Sarcasmos

Justo en el instante en que llega el fin para la oruga, nace la mariposa. / El dinero no es la llave de la felicidad, pero con él puedes comprarla. / La realidad muerde, y los dientes pertenecen a la naturaleza. / La paz es ese raro y breve momento durante el cual los contendientes detienen el combate para recargar sus armas. / El comercio mundial es hoy un juego en el cual EUA fabrica dólares y el resto del mundo produce cosas que se pueden comprar con dólares.

la necesidad de moverse siempre

Me llega otra vez este mensajito propio para voluntades calvinistas: “A los japoneses siempre les ha gustado el pescado fresco. Pero las aguas cercanas a Japón no han tenido muchos peces por décadas.

Así que, para alimentar a la población japonesa los barcos pesqueros fueron fabricados más grandes para ir mar adentro. Mientras más lejos iban los pescadores más era el tiempo que les tomaba regresar a entregar el pescado.

Si el viaje tomaba varios días, el pescado ya no estaba fresco. Para resolver el problema, las compañías instalaron congeladores en los barcos pesqueros. Así, podían pescar y poner los pescados en los congeladores. Sin embargo, los consumidores japoneses percibieron la diferencia entre el pescado congelado y el fresco, y no les gustó el congelado, que, por lo tanto, se tenía que vender más barato.

Las compañías pesqueras instalaron entonces en los barcos tanques para los peces. Podían así pescar los peces, meterlos en los tanques y mantenerlos vivos hasta llegar a la costa. Pero después de un tiempo los peces dejaban de moverse en el tanque. Estaban aburridos y cansados, aunque vivos. Los consumidores japoneses también notaron la diferencia del sabor porque cuando los peces dejan de moverse por días, pierden el sabor fresco-durito. ¿Cómo resolvieron el problema las compañías japonesas? ¿Cómo consiguieron traer pescado con sabor de pescado fresco? Si las compañías japonesas te pidieran asesoría, ¿qué les recomendarías? Mientras piensas en la solución, lee lo que sigue:

Tan pronto una persona alcanza sus metas, tales como empezar una nueva empresa, pagar sus deudas, encontrar una pareja maravillosa, o lo que sea, empieza a perder la pasión. Ya no necesitará esforzarse tanto. Así que, sólo se relaja. Experimentan el mismo problema que las personas que ganan la lotería, o el de quienes heredan mucho dinero y nunca maduran, o de quienes se quedan en casa y se hacen adictos a los medicamentos para la depresión o la ansiedad. Como el problema de los pescadores japoneses, la solución es sencilla: ‘Las personas prosperan más cuando hay desafíos en su medio ambiente’.

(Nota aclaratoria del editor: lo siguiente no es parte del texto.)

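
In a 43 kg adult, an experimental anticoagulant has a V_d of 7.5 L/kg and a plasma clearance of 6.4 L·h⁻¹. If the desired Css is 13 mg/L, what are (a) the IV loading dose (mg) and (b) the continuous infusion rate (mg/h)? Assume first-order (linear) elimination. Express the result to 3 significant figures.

(a) 4190 mg; (b) 83.2 mg/h

Total Vd = 7.5 × 43 = 322.5 L
LD = Vd · C_target = 322.5 × 13 = 4193 mg
Maintenance infusion rate = CL × Css = 6.400 × 13 = 83.20 mg/h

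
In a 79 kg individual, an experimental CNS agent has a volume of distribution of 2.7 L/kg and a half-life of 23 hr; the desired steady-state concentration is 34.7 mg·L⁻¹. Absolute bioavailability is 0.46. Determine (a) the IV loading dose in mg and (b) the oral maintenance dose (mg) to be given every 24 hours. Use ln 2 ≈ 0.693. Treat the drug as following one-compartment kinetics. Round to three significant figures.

(a) 7400 mg; (b) 11600 mg

Vd(total) = 79 kg × 2.7 L/kg = 213.3 L
LD = Vd × C = 213.3 × 34.7 = 7402 mg
CL = 0.693 × Vd / t½ = 0.693 × 213.3 / 23 = 6.427 L/h
D = CL × Css × τ / F = 6.427 × 34.7 × 24 / 0.46 = 11640 mg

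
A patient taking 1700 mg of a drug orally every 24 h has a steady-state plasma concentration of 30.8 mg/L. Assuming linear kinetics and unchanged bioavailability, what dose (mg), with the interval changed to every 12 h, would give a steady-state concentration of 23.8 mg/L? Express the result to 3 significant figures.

For first-order elimination, Css ∝ F·D/(CL·τ); F and CL are unchanged, so Css ∝ D/τ.
D₂ = D₁ × (Css,target / Css,current) × (τ₂/τ₁) = 1700 × (23.8/30.8) × (12/24) = 656.8 mg

657 mg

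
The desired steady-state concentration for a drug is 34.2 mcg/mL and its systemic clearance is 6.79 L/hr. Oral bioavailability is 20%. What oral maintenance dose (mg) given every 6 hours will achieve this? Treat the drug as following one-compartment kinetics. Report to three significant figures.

6970 mg

D = CL × Css × τ / F = 6.790 × 34.2 × 6 / 0.2 = 6967 mg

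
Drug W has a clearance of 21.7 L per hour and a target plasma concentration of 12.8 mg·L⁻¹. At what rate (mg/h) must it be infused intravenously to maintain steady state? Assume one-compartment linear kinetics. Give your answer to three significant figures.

278 mg/h

At steady state, infusion rate equals elimination rate: rate in = CL × Css.
R₀ = 21.70 × 12.8 = 277.8 mg/h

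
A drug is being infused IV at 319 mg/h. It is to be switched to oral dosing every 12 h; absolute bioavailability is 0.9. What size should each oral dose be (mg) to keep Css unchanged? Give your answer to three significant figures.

To maintain the same Css, the systemic dosing rate must be unchanged: F·D/τ = infusion rate.
D = rate × τ / F = 319 × 12 / 0.9 = 4253 mg

4250 mg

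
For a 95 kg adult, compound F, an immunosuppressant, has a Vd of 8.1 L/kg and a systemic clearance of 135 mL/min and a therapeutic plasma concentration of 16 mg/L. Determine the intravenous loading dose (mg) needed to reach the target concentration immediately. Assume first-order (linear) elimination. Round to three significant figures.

12300 mg

Total Vd = 8.1 × 95 = 769.5 L
The loading dose fills Vd to the target concentration; clearance is irrelevant here.
LD = Vd × C = 769.5 × 16.00 = 12310 mg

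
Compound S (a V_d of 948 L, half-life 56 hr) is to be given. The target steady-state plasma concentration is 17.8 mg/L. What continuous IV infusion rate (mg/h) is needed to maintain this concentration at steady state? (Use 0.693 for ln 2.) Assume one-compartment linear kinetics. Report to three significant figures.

209 mg/h

k = 0.693/56 = 0.01238 h⁻¹, so CL = k·Vd = 0.01238 × 948.0 = 11.74 L/h
Infusion rate = CL × Css = 11.74 × 17.8 = 209.0 mg/h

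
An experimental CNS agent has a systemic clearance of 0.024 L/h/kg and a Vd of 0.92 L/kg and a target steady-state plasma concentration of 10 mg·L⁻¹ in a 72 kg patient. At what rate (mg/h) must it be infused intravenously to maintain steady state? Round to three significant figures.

CL = 0.024 L/h/kg × 72 kg = 1.728 L/h
At steady state, infusion rate equals elimination rate: rate in = CL × Css.
Infusion rate = CL · Css = 1.728 L/h × 10 mg/L = 17.28 mg/h

17.3 mg/h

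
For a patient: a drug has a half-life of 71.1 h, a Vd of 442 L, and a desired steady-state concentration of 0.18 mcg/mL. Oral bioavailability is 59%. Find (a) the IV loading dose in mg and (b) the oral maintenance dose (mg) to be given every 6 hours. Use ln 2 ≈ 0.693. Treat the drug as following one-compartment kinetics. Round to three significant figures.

LD = Vd × C = 442.0 × 0.18 = 79.56 mg
CL = 0.693 × Vd / t½ = 0.693 × 442.0 / 71.1 = 4.308 L/h
D = CL × Css × τ / F = 4.308 × 0.18 × 6 / 0.59 = 7.886 mg

(a) 79.6 mg; (b) 7.89 mg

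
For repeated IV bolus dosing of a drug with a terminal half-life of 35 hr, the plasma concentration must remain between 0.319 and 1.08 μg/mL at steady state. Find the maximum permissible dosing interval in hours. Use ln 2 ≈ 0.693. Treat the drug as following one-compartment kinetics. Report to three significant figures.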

Para mantener el sabor fresco de los peces, las compañías pesqueras ponen a los peces dentro de los tanques en los botes, pero ahora ponen también un tiburón pequeño. Claro que el tiburón se come algunos peces, pero los demás llegan muy, pero muy vivos y bien ejercitados. ¡Los peces son desafiados! Tienen que nadar durante todo el trayecto dentro del tanque si quieren mantenerse vivos (claro que no faltará quien califique a este método de cruel, pero sospecho que a los japoneses eso les tendrá sin cuidado).

Cuando alcances tus metas, proponte otras mayores. Nunca debes crear el éxito para luego acostarte sobre él. Así que, invita un tiburón a tu tanque y descubre qué tan lejos realmente puedes llegar”. Ya nos lo repetía en 1973 George Holden, director general de Seguros Monterrey (hoy New York Life, dentro del proceso de fagotización de empresas mexicanas por el Capital Trasnacional): “El vendedor sólo vende cuando tiene hambre”. Por suerte para don George, en la compañía había muchos vendedores que seguían teniendo hambre aunque fueran ya riquísimos (traían el tiburón dentro del cerebro, supongo).

MISTERIO MARÍTIMO

Por cierto, leo en un reporte militar confidencial que por primera vez en la historia registrada, como nunca antes en miles de años, hoy no hay ningún barco comercial grande navegando en el Océano Atlántico. ¿Será verdad? Y si lo es, ¿a qué puede deberse? Esto es muy, pero muy intrigante.